As unseemly as they may appear, Enron’s political contributions to Bush, as well as its $2.25 million in soft money donations to both political parties since 1992, are relatively modest considering the industry in which the company operates. 93 percent of Enron’s business is (was) energy trading: connecting energy producers to utilities and natural gas suppliers to generators. While natural gas pipelines and extraction has been deregulated, the rest of the industry, for the most part, has not. Thus, Enron’s core business was dependent on competitive energy markets and deregulated electricity generation.

While some may attempt to characterize this as “buying influence,” Enron was attempting to pry open energy markets from the government monopolies that have gouged consumers for decades. While some free market advocates may disagree with some of the policy initiatives Enron pursued – open access to electrical transmission facilities, for instance – there is no question that its fortunes were inexorably linked to the end of pervasive electricity monopolies and consumer choice.

The electricity monopolies Enron challenged were among the most profitable businesses in the nation, thanks to their cozy relationship with politicians. If anyone doubts this, they need look no further than a 1993 report from the National Association of Regulatory Utility Commissioners, which examined the stock performance of electric and telephone monopolies from 1972-1992. The study found that based on internal rate of return accounting, electric utilities outperformed the S&P 400 over 87 percent of the time. Yet, the profits and revenues of monopoly utilities were not the product of free market exchange, but the result of negotiations between the corporations and political bodies. Far beyond buying influence, the political maneuvering of Enron’s energy industry antecedents actually determined their revenue, costs, and profits.

Resistant to competitive markets that would eliminate this free ride, electric utilities fought – and continue to fight – deregulation tooth and nail. In most states where deregulation has occurred, the incumbent utilities succeeded in recovering “stranded costs” through inflated consumer electric bills and manipulated the laws to guard against unfettered competition.
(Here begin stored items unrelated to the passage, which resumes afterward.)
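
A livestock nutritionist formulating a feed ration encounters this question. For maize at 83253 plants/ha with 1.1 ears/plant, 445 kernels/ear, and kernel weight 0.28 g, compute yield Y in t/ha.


Y = density * ears * kernels * kw
  = 83253 * 1.1 * 445 * 0.28 g/ha
  = 11410656.18 g/ha
  = 11410.66 kg/ha = 11.41 t/ha


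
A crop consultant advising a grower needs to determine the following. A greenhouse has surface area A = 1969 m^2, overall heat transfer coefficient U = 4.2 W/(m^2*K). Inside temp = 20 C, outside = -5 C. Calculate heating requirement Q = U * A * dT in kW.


dT = 20 - (-5) = 25 K
Q = U * A * dT
  = 4.2 * 1969 * 25
  = 206745 W = 206.75 kW


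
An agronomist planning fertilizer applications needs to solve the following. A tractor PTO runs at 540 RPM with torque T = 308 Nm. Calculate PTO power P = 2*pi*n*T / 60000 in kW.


P = 2*pi*n*T / 60000
  = 2*pi * 540 * 308 / 60000
  = 1045019.38 / 60000
  = 17.42 kW


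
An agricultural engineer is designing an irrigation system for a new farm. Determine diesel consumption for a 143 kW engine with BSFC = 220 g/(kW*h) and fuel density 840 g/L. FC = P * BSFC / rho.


FC = P * BSFC / rho_fuel
   = 143 * 220 / 840
   = 31460 / 840
   = 37.45 L/h


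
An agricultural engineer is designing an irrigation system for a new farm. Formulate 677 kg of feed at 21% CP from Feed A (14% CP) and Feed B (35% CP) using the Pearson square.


parts_A = CP_b - target = 35 - 21 = 14
parts_B = target - CP_a = 21 - 14 = 7
total_parts = 14 + 7 = 21
Feed A = 677 * 14 / 21 = 451.33 kg
Feed B = 677 * 7 / 21 = 225.67 kg

451.33 kg


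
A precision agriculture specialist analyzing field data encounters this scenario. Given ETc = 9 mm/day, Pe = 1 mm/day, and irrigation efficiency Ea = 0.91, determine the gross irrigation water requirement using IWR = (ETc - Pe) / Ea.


IWR = (ETc - Pe) / Ea
    = (9 - 1) / 0.91
    = 8 / 0.91
    = 8.79 mm/day


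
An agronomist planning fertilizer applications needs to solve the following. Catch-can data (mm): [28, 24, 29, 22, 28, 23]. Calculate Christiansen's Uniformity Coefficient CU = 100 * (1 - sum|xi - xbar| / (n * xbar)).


xbar = 154 / 6 = 25.667
sum|xi - xbar| = 16
CU = 100 * (1 - 16 / (6 * 25.667))
   = 100 * (1 - 0.1039)
   = 89.61%


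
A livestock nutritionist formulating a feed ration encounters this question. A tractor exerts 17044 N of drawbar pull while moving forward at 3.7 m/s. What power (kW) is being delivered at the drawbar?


P = F * v / 1000
  = 17044 * 3.7 / 1000
  = 63062.80 / 1000
  = 63.06 kW


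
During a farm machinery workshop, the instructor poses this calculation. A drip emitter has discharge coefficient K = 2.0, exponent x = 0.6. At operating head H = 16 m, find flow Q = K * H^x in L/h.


Q = K * H^x
  = 2.0 * 16^0.6
  = 2.0 * 5.2780
  = 10.56 L/h


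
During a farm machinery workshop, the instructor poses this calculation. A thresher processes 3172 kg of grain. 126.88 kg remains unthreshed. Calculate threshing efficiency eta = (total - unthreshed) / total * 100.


eta = (total - unthreshed) / total * 100
    = (3172 - 126.88) / 3172 * 100
    = 3045.12 / 3172 * 100
    = 96%


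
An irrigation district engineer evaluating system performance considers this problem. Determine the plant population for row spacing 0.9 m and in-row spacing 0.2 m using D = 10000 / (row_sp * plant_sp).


D = 10000 / (row_sp * plant_sp)
  = 10000 / (0.9 * 0.2)
  = 10000 / 0.1800
  = 55555.56 plants/ha


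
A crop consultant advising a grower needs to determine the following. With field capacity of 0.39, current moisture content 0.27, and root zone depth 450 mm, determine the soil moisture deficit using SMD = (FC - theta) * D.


SMD = (FC - theta) * D
    = (0.39 - 0.27) * 450
    = 0.120 * 450
    = 54 mm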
It should surprise no one that a business predicated on prying open these regulatory fiefdoms to competition must fight for its interests in the public policy arena, and help to finance some campaigns in the process.

Ironically, some accuse the Bush administration of acting improperly because they did not extend a federally backed line of credit to Enron. Such action would not only have been scandalous, but inimical to the free market, which demands that risk be borne privately. Those who favor government interventionism may wish Bush interceded to protect shareholders, but this would have done more to undermine capital markets than the collapse itself.
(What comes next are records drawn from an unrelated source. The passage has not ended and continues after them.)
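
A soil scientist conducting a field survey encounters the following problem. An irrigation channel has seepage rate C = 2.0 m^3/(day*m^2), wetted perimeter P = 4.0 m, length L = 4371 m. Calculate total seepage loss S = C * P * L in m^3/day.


S = C * P * L
  = 2.0 * 4.0 * 4371
  = 34968 m^3/day


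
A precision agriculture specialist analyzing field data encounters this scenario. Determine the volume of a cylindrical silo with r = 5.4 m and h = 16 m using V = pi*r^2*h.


V = pi * r^2 * h
  = pi * 5.4^2 * 16
  = pi * 29.16 * 16
  = 1465.74 m^3


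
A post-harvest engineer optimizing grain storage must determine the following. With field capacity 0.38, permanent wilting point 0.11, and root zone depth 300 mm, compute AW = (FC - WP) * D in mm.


AW = (FC - WP) * D
   = (0.38 - 0.11) * 300
   = 0.27 * 300
   = 81 mm


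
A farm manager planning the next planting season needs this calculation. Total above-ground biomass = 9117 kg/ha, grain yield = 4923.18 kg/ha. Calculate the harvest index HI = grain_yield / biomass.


HI = grain_yield / biomass
   = 4923.18 / 9117
   = 0.54


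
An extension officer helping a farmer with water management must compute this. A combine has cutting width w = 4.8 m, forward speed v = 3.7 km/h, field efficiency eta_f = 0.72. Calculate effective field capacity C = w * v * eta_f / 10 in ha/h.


C = w * v * eta_f / 10
  = 4.8 * 3.7 * 0.72 / 10
  = 12.79 / 10
  = 1.28 ha/h


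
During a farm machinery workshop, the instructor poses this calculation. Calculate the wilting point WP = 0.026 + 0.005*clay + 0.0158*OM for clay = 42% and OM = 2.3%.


WP = 0.026 + 0.005*42 + 0.0158*2.3
   = 0.026 + 0.2100 + 0.0363
   = 0.2723


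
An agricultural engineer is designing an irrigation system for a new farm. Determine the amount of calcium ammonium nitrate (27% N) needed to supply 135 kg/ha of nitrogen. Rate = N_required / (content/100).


Rate = N_required / (N_content / 100)
     = 135 / (27 / 100)
     = 135 / 0.27
     = 500 kg/ha


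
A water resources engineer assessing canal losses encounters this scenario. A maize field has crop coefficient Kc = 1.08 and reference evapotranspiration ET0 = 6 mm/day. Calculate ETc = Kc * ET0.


ETc = Kc * ET0
    = 1.08 * 6
    = 6.48 mm/day


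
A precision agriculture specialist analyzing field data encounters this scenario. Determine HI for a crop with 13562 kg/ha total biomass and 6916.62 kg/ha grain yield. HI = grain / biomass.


HI = grain_yield / biomass
   = 6916.62 / 13562
   = 0.51


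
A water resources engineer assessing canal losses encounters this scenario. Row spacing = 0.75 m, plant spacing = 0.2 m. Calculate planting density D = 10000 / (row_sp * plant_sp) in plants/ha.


D = 10000 / (row_sp * plant_sp)
  = 10000 / (0.75 * 0.2)
  = 10000 / 0.1500
  = 66666.67 plants/ha


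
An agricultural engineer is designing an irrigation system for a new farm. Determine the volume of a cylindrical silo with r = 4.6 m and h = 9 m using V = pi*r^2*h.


V = pi * r^2 * h
  = pi * 4.6^2 * 9
  = pi * 21.16 * 9
  = 598.28 m^3


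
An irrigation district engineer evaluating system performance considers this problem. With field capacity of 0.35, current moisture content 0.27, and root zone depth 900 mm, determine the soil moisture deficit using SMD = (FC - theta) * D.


SMD = (FC - theta) * D
    = (0.35 - 0.27) * 900
    = 0.080 * 900
    = 72 mm


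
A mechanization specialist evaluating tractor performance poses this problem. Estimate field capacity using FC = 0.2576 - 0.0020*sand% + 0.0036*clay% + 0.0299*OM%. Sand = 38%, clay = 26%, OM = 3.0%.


FC = 0.2576 - 0.0020*38 + 0.0036*26 + 0.0299*3.0
   = 0.2576 - 0.0760 + 0.0936 + 0.0897
   = 0.3649


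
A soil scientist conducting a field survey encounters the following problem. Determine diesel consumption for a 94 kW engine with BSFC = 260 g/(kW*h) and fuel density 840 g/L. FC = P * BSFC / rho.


FC = P * BSFC / rho_fuel
   = 94 * 260 / 840
   = 24440 / 840
   = 29.10 L/h


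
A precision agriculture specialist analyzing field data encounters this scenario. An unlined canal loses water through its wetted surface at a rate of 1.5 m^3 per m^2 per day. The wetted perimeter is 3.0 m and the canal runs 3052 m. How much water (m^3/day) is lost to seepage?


S = C * P * L
  = 1.5 * 3.0 * 3052
  = 13734 m^3/day


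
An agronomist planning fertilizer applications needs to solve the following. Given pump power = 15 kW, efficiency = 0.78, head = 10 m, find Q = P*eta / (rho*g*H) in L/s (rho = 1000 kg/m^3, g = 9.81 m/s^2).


Q = (P * 1000 * eta) / (rho * g * H)
  = (15 * 1000 * 0.78) / (1000 * 9.81 * 10)
  = 11700 / 98100
  = 0.11927 m^3/s = 119.27 L/s


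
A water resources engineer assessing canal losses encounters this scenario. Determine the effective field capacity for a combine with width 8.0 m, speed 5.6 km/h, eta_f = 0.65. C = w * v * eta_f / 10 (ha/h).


C = w * v * eta_f / 10
  = 8.0 * 5.6 * 0.65 / 10
  = 29.12 / 10
  = 2.91 ha/h


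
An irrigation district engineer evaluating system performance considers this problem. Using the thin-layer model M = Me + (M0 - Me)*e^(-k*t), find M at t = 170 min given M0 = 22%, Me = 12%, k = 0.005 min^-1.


M = Me + (M0 - Me) * e^(-k*t)
  = 12 + (22 - 12) * e^(-0.005*170)
  = 12 + 10 * e^(-0.850)
  = 12 + 10 * 0.42741
  = 12 + 4.2741
  = 16.27%


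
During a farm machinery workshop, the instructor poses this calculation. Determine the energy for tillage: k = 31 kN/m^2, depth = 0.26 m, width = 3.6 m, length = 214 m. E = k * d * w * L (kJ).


E = k * d * w * L
  = 31 * 0.26 * 3.6 * 214
  = 6209.42 kJ


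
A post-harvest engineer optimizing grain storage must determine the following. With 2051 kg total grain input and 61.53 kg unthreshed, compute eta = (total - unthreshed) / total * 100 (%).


eta = (total - unthreshed) / total * 100
    = (2051 - 61.53) / 2051 * 100
    = 1989.47 / 2051 * 100
    = 97%


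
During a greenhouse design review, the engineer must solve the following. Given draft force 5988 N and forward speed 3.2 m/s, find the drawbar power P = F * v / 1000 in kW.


P = F * v / 1000
  = 5988 * 3.2 / 1000
  = 19161.60 / 1000
  = 19.16 kW


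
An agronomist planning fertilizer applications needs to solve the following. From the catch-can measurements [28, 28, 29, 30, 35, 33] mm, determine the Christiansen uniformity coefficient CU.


xbar = 183 / 6 = 30.500
sum|xi - xbar| = 14
CU = 100 * (1 - 14 / (6 * 30.500))
   = 100 * (1 - 0.0765)
   = 92.35%


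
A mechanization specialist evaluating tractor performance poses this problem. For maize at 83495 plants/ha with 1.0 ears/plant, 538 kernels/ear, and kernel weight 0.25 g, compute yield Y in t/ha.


Y = density * ears * kernels * kw
  = 83495 * 1.0 * 538 * 0.25 g/ha
  = 11230077.50 g/ha
  = 11230.08 kg/ha = 11.23 t/ha


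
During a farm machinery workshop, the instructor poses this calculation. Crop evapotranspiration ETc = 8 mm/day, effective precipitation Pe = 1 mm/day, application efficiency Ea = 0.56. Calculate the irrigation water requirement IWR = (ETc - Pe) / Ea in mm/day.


IWR = (ETc - Pe) / Ea
    = (8 - 1) / 0.56
    = 7 / 0.56
    = 12.50 mm/day


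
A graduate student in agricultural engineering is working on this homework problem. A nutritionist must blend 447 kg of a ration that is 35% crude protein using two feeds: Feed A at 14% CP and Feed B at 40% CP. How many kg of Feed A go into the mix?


parts_A = CP_b - target = 40 - 35 = 5
parts_B = target - CP_a = 35 - 14 = 21
total_parts = 5 + 21 = 26
Feed A = 447 * 5 / 26 = 85.96 kg
Feed B = 447 * 21 / 26 = 361.04 kg

85.96 kg


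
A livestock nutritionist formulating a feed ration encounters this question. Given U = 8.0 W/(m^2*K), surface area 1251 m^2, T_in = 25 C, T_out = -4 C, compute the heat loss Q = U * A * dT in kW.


dT = 25 - (-4) = 29 K
Q = U * A * dT
  = 8.0 * 1251 * 29
  = 290232 W = 290.23 kW


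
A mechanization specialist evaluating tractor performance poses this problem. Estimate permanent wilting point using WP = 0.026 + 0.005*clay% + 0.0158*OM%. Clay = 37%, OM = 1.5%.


WP = 0.026 + 0.005*37 + 0.0158*1.5
   = 0.026 + 0.1850 + 0.0237
   = 0.2347


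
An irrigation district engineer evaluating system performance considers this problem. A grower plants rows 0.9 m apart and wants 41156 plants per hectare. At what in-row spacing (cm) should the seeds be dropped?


spacing = 10000 / (row_sp * density)
        = 10000 / (0.9 * 41156)
        = 10000 / 37040.40
        = 0.26998 m = 27.00 cm


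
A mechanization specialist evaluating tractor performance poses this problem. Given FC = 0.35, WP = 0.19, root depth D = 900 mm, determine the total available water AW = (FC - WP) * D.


AW = (FC - WP) * D
   = (0.35 - 0.19) * 900
   = 0.16 * 900
   = 144 mm


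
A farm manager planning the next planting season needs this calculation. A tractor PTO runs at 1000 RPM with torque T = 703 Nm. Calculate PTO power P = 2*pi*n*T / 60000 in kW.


P = 2*pi*n*T / 60000
  = 2*pi * 1000 * 703 / 60000
  = 4417079.27 / 60000
  = 73.62 kW


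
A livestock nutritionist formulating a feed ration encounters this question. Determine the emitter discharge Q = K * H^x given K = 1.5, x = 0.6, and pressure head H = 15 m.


Q = K * H^x
  = 1.5 * 15^0.6
  = 1.5 * 5.0776
  = 7.62 L/h


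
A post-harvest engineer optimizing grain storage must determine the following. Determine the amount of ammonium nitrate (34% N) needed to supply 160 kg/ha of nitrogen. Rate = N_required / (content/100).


Rate = N_required / (N_content / 100)
     = 160 / (34 / 100)
     = 160 / 0.34
     = 470.59 kg/ha


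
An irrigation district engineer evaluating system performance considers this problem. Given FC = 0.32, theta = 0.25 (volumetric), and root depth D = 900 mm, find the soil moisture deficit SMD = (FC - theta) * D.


SMD = (FC - theta) * D
    = (0.32 - 0.25) * 900
    = 0.070 * 900
    = 63 mm


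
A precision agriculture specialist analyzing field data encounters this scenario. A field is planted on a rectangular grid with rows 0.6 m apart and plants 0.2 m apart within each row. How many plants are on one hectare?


D = 10000 / (row_sp * plant_sp)
  = 10000 / (0.6 * 0.2)
  = 10000 / 0.1200
  = 83333.33 plants/ha


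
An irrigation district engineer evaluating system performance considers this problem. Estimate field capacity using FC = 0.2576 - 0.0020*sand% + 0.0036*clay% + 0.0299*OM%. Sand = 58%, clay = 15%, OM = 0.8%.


FC = 0.2576 - 0.0020*58 + 0.0036*15 + 0.0299*0.8
   = 0.2576 - 0.1160 + 0.0540 + 0.0239
   = 0.2195


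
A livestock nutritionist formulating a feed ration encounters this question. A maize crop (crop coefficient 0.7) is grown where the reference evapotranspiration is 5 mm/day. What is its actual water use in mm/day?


ETc = Kc * ET0
    = 0.7 * 5
    = 3.50 mm/day


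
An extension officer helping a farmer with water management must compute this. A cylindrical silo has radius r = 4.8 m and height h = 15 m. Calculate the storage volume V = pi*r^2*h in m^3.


V = pi * r^2 * h
  = pi * 4.8^2 * 15
  = pi * 23.04 * 15
  = 1085.73 m^3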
There is little doubt that the Enron scandal will continue to make headlines in Washington as both parties try to use it to their political advantage. A hearing before the Senate Banking Committee is scheduled for February 12th, but this may be the first in a series of public rebukes, as four other committees are investigating as well.
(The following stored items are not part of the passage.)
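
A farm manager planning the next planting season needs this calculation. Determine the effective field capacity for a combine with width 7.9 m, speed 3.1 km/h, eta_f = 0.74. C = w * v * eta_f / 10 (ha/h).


C = w * v * eta_f / 10
  = 7.9 * 3.1 * 0.74 / 10
  = 18.12 / 10
  = 1.81 ha/h


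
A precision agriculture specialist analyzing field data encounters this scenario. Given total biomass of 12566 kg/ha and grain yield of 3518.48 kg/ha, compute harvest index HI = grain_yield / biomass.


HI = grain_yield / biomass
   = 3518.48 / 12566
   = 0.28


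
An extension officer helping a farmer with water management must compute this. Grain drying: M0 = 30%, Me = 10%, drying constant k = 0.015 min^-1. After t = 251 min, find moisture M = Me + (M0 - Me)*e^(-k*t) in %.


M = Me + (M0 - Me) * e^(-k*t)
  = 10 + (30 - 10) * e^(-0.015*251)
  = 10 + 20 * e^(-3.765)
  = 10 + 20 * 0.02317
  = 10 + 0.4634
  = 10.46%


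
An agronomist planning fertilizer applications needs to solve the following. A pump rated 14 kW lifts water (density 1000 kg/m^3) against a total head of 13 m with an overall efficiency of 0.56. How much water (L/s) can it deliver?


Q = (P * 1000 * eta) / (rho * g * H)
  = (14 * 1000 * 0.56) / (1000 * 9.81 * 13)
  = 7840 / 127530
  = 0.06148 m^3/s = 61.48 L/s


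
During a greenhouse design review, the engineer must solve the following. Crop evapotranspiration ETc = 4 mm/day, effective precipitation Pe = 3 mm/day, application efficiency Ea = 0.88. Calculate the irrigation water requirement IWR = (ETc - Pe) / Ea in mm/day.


IWR = (ETc - Pe) / Ea
    = (4 - 3) / 0.88
    = 1 / 0.88
    = 1.14 mm/day


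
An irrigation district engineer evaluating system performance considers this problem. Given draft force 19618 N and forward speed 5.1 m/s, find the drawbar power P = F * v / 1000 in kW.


P = F * v / 1000
  = 19618 * 5.1 / 1000
  = 100051.80 / 1000
  = 100.05 kW


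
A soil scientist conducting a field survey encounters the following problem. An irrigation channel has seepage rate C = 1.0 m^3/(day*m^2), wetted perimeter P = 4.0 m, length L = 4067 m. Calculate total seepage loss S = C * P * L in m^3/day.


S = C * P * L
  = 1.0 * 4.0 * 4067
  = 16268 m^3/day


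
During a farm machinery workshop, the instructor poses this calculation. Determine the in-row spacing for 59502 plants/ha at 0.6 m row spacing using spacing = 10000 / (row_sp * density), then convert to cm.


spacing = 10000 / (row_sp * density)
        = 10000 / (0.6 * 59502)
        = 10000 / 35701.20
        = 0.28010 m = 28.01 cm


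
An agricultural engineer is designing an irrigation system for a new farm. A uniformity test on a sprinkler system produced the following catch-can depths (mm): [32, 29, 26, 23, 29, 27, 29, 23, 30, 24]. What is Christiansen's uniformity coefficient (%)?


xbar = 272 / 10 = 27.200
sum|xi - xbar| = 26
CU = 100 * (1 - 26 / (10 * 27.200))
   = 100 * (1 - 0.0956)
   = 90.44%


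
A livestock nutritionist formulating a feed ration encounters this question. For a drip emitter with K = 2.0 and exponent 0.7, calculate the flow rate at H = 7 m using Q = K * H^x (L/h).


Q = K * H^x
  = 2.0 * 7^0.7
  = 2.0 * 3.9045
  = 7.81 L/h


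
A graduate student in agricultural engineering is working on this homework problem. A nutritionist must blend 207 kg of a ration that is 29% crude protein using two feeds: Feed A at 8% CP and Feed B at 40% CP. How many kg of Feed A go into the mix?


parts_A = CP_b - target = 40 - 29 = 11
parts_B = target - CP_a = 29 - 8 = 21
total_parts = 11 + 21 = 32
Feed A = 207 * 11 / 32 = 71.16 kg
Feed B = 207 * 21 / 32 = 135.84 kg

71.16 kg


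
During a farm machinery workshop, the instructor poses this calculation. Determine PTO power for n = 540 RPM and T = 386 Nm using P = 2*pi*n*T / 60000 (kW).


P = 2*pi*n*T / 60000
  = 2*pi * 540 * 386 / 60000
  = 1309667.15 / 60000
  = 21.83 kW


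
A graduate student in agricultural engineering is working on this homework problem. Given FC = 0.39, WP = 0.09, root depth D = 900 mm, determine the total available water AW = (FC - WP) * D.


AW = (FC - WP) * D
   = (0.39 - 0.09) * 900
   = 0.30 * 900
   = 270 mm


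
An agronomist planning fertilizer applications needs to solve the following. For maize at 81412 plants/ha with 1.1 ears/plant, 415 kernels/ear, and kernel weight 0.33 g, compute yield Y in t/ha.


Y = density * ears * kernels * kw
  = 81412 * 1.1 * 415 * 0.33 g/ha
  = 12264310.74 g/ha
  = 12264.31 kg/ha = 12.26 t/ha


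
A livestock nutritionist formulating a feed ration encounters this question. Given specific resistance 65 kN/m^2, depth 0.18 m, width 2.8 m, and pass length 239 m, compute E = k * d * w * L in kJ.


E = k * d * w * L
  = 65 * 0.18 * 2.8 * 239
  = 7829.64 kJ


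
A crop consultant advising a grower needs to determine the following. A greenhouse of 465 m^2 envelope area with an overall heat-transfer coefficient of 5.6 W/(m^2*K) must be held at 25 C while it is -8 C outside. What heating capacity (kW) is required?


dT = 25 - (-8) = 33 K
Q = U * A * dT
  = 5.6 * 465 * 33
  = 85932 W = 85.93 kW


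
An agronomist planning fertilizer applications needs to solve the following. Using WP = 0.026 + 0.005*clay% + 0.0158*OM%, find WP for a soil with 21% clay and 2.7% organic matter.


WP = 0.026 + 0.005*21 + 0.0158*2.7
   = 0.026 + 0.1050 + 0.0427
   = 0.1737


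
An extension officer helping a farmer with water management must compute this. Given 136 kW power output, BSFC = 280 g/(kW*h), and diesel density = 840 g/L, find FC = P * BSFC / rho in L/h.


FC = P * BSFC / rho_fuel
   = 136 * 280 / 840
   = 38080 / 840
   = 45.33 L/h


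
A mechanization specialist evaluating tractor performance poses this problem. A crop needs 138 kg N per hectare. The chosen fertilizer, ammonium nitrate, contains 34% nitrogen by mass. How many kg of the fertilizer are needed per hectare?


Rate = N_required / (N_content / 100)
     = 138 / (34 / 100)
     = 138 / 0.34
     = 405.88 kg/ha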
With criminal indictments possible, and a huge class action award likely, the legal mechanisms already in place to regulate business practices will do more to punish wrongdoing and protect shareholders than any action taken by elected officials. But the show will go on nonetheless.

Like the tragedy of Coriolanus, the tragedy of Enron should make for great theatre. Imagine the hilarity when sanctimonious Senate investigators pretend that they understand what the most highly trained professionals in the financial services industry could not, and then assign blame accordingly. Let us just hope the entertainment value of this farce will outweigh its expense to taxpayers.